Encontrei no voluntariado uma nova forma de realização pessoal

O que o motivou a dar o primeiro passo para se tornar voluntário?
Tendo eu, na minha génese, um espírito solidário e de entrega a causas sociais, quando se aproximou a minha entrada na situação de reformado e recebi um convite de elementos da direção da AREP para dar a minha contribuição, aceitei de bom grado essa incumbência.
Outro fator que pesou muito nesta decisão foi o facto de, ao longo da vida, ter tido várias oportunidades de partilhar — a título individual e também através de instituições coletivas — o grato prazer de assistir à satisfação das pessoas envolvidas em momentos de convívio, solidariedade e partilha. Quando essa participação se integra em organizações já vocacionadas para esse objetivo, torna-se ainda mais fácil otimizar esse contributo. É exatamente esse o caso da AREP.

Pode partilhar uma experiência marcante enquanto voluntário na AREP?
Embora a minha participação ainda seja diminuta, quando comparada com a de muitos voluntários em atividade, e estando sobretudo ligada à organização de eventos, já tive o grato prazer de receber o reconhecimento dos sócios pela alegria e satisfação que os momentos de convívio proporcionam.
É gratificante perceber que, por vezes, um simples gesto, uma palavra ou alguns minutos de atenção podem contribuir para uma melhor e mais saudável qualidade de vida.

Como descreveria o impacto que o voluntariado teve na sua vida pessoal?
Tenho vivido, na primeira pessoa, a satisfação de contribuir para a harmonia e socialização da comunidade de sócios da AREP. Constatei que aquilo que damos enquanto agentes ativos nesta partilha tem um retorno manifestamente superior ao que investimos. Isso contribui de forma muito positiva para a autoestima e para a satisfação interior na relação com os nossos semelhantes.

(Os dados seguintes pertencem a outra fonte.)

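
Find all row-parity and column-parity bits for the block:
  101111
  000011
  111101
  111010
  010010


Row parities: 10100
Column parities: 111001

Row P: 10100, Col P: 111001, Corner: 0


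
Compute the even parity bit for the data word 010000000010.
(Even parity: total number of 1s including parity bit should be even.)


Number of 1s in data: 2
Parity bit: 0

0


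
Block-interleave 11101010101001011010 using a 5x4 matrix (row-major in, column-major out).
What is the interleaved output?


Matrix:
  1110
  1010
  1010
  0101
  1010
Read columns: 11101100101110100010

11101100101110100010


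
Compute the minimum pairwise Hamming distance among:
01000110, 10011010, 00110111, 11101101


Comparing all pairs, minimum distance: 4
Can detect 3 errors, correct 1 errors

4


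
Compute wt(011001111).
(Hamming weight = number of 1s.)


Counting 1s in 011001111

6


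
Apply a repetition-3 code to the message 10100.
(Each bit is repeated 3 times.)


Each bit -> 3 copies

111000111000000


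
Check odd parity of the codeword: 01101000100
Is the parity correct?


Number of 1s: 4

No, parity error (4 ones)


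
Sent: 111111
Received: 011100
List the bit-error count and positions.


XOR: 100011

3 error(s) at position(s): 0, 4, 5


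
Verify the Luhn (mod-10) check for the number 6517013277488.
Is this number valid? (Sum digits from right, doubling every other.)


Luhn sum = 53
53 mod 10 = 3

Invalid (Luhn sum mod 10 = 3)


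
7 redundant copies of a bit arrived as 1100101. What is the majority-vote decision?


Ones: 4 out of 7
Threshold: 4

1 (4/7 voted 1)


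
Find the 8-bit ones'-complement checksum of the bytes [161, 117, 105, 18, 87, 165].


Sum = 653 mod 256 = 141
Complement = 114

114


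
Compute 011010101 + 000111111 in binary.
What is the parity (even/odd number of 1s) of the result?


011010101 = 213
000111111 = 63
Sum = 276 = 100010100
1s count = 3

odd parity (3 ones in 100010100)


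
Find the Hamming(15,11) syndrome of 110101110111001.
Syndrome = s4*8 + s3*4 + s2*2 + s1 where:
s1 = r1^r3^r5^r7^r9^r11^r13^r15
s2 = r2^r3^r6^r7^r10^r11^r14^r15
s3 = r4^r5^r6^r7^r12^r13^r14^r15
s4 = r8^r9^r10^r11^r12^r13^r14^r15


s1=0, s2=0, s3=1, s4=1

Syndrome = 12 (error at position 12)


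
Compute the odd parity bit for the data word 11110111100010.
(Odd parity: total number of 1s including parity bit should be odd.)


Number of 1s in data: 9
Parity bit: 0

0


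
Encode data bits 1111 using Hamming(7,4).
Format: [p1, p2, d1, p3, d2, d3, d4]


Parity bits: p1=1, p2=1, p3=1

1111111


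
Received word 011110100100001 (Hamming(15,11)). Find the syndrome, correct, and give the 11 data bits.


Syndrome = 2: error at position 2

Data: 11010100001 (corrected bit 2)


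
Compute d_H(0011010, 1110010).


XOR: 1101000
Count of 1s: 3

3


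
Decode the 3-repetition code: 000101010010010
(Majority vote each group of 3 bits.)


Groups: 000, 101, 010, 010, 010
Majority votes: 01000

01000


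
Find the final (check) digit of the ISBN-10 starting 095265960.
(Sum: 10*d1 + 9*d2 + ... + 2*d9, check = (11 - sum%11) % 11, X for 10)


Weighted sum: 250
250 mod 11 = 8

Check digit: 3


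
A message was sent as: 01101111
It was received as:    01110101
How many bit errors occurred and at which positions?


XOR: 00011010

3 error(s) at position(s): 3, 4, 6


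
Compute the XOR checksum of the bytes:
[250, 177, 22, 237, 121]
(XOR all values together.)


XOR chain: 250 ^ 177 ^ 22 ^ 237 ^ 121 = 201

201


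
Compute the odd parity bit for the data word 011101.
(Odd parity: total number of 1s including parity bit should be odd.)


Number of 1s in data: 4
Parity bit: 1

1


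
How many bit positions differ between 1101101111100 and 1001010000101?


XOR: 0100111111001
Count of 1s: 8

8


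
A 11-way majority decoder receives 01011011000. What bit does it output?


Ones: 5 out of 11
Threshold: 6

0 (5/11 voted 1)


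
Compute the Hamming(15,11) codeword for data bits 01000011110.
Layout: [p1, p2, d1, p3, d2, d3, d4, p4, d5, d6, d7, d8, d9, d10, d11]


Parity bits: p1=1, p2=0, p3=0, p4=0

100010000011110


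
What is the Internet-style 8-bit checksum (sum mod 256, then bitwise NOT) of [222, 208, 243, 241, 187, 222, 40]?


Sum = 1363 mod 256 = 83
Complement = 172

172


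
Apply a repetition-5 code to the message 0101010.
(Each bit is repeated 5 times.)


Each bit -> 5 copies

00000111110000011111000001111100000


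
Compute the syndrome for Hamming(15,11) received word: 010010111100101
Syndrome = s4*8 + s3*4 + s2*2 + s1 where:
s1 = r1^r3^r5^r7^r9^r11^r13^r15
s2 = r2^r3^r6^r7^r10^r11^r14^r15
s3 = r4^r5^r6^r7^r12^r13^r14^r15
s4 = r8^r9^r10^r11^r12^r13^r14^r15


s1=1, s2=0, s3=0, s4=1

Syndrome = 9 (error at position 9)


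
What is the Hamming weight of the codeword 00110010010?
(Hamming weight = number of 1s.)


Counting 1s in 00110010010

4


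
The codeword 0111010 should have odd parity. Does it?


Number of 1s: 4

No, parity error (4 ones)


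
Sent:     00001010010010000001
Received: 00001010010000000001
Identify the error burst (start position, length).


XOR: 00000000000010000000

Burst at position 12, length 1


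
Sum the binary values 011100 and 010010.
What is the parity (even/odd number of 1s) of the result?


011100 = 28
010010 = 18
Sum = 46 = 101110
1s count = 4

even parity (4 ones in 101110)


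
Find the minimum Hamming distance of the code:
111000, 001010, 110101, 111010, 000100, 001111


Comparing all pairs, minimum distance: 1
Can detect 0 errors, correct 0 errors

1


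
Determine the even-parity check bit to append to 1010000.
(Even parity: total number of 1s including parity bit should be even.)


Number of 1s in data: 2
Parity bit: 0

0


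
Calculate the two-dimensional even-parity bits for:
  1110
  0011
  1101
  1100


Row parities: 1010
Column parities: 1100

Row P: 1010, Col P: 1100, Corner: 0


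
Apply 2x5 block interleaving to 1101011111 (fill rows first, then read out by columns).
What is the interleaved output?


Matrix:
  11010
  11111
Read columns: 1111011101

1111011101


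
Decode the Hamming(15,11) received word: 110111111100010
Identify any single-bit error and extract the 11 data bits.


Syndrome = 6: error at position 6

Data: 01011100010 (corrected bit 6)


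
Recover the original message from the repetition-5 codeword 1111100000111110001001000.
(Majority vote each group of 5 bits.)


Groups: 11111, 00000, 11111, 00010, 01000
Majority votes: 10100

10100


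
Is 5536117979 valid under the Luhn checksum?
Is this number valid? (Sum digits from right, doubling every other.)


Luhn sum = 49
49 mod 10 = 9

Invalid (Luhn sum mod 10 = 9)


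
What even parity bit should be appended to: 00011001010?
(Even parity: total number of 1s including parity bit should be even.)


Number of 1s in data: 4
Parity bit: 0

0


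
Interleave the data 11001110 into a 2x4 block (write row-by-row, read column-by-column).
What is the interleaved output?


Matrix:
  1100
  1110
Read columns: 11110100

11110100


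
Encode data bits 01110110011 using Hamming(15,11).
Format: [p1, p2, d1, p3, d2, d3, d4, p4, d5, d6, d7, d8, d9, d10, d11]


Parity bits: p1=0, p2=0, p3=1, p4=0

000111100110011


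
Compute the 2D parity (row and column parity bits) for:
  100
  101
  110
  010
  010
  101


Row parities: 100110
Column parities: 010

Row P: 100110, Col P: 010, Corner: 1


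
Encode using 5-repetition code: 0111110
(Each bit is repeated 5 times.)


Each bit -> 5 copies

00000111111111111111111111111100000


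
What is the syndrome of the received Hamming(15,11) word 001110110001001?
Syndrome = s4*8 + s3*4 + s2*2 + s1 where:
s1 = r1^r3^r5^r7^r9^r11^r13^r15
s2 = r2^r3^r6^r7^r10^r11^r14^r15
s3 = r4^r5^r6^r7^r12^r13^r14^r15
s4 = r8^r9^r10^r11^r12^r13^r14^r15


s1=0, s2=1, s3=1, s4=1

Syndrome = 14 (error at position 14)


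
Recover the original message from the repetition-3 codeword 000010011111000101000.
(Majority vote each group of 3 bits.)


Groups: 000, 010, 011, 111, 000, 101, 000
Majority votes: 0011010

0011010


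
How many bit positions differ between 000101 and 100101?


XOR: 100000
Count of 1s: 1

1


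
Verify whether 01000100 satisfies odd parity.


Number of 1s: 2

No, parity error (2 ones)


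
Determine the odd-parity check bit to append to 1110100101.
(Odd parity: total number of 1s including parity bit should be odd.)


Number of 1s in data: 6
Parity bit: 1

1


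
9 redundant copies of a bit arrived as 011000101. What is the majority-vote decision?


Ones: 4 out of 9
Threshold: 5

0 (4/9 voted 1)


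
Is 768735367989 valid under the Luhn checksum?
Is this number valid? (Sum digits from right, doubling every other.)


Luhn sum = 78
78 mod 10 = 8

Invalid (Luhn sum mod 10 = 8)


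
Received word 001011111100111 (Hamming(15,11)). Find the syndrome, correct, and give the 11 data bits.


Syndrome = 0: no error detected

Data: 11111100111 (no errors)


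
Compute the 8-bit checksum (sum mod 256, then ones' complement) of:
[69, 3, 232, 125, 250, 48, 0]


Sum = 727 mod 256 = 215
Complement = 40

40


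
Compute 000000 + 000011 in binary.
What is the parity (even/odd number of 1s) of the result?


000000 = 0
000011 = 3
Sum = 3 = 11
1s count = 2

even parity (2 ones in 11)


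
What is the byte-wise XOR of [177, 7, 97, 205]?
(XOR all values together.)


XOR chain: 177 ^ 7 ^ 97 ^ 205 = 26

26


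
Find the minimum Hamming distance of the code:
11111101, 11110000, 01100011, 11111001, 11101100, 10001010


Comparing all pairs, minimum distance: 1
Can detect 0 errors, correct 0 errors

1


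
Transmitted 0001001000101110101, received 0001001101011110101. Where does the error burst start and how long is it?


XOR: 0000000101110000000

Burst at position 7, length 5


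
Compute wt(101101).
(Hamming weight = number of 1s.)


Counting 1s in 101101

4


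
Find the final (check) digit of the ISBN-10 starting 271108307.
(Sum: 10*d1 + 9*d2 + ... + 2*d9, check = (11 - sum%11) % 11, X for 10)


Weighted sum: 164
164 mod 11 = 10

Check digit: 1


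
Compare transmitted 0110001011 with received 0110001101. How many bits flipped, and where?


XOR: 0000000110

2 error(s) at position(s): 7, 8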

Como organiza o seu tempo entre os compromissos pessoais e o voluntariado?
Encaro a minha participação no voluntariado como uma atividade integrada na minha vida social. Assim, o tempo é organizado em função das necessidades e compromissos de ambas as vertentes.
No voluntariado, estando organizados em equipa, conseguimos sempre revezar-nos de acordo com a disponibilidade de cada um, garantindo que nenhum compromisso entra em conflito com outro.

Que conselhos daria a alguém que esteja a pensar em começar a fazer voluntariado?
Que não hesite. O voluntariado proporciona um prazer imenso e faz-nos sentir mais dignos enquanto seres humanos. Deve, no entanto, ter presente que a dedicação e o empenho não visam qualquer compensação moral ou notoriedade, mas sim um compromisso que deve ser assumido com seriedade.

Como vê o papel do voluntário na construção de uma sociedade mais solidária?
Vejo o voluntário como alguém que contribui, de forma simples e prática, para que a sociedade seja mais justa, humanizada, solidária e interativa. É gratificante sentir-se um agente ativo e interveniente neste processo de socialização, onde o fator humano deve continuar a desempenhar um papel fulcral na concretização desse objetivo.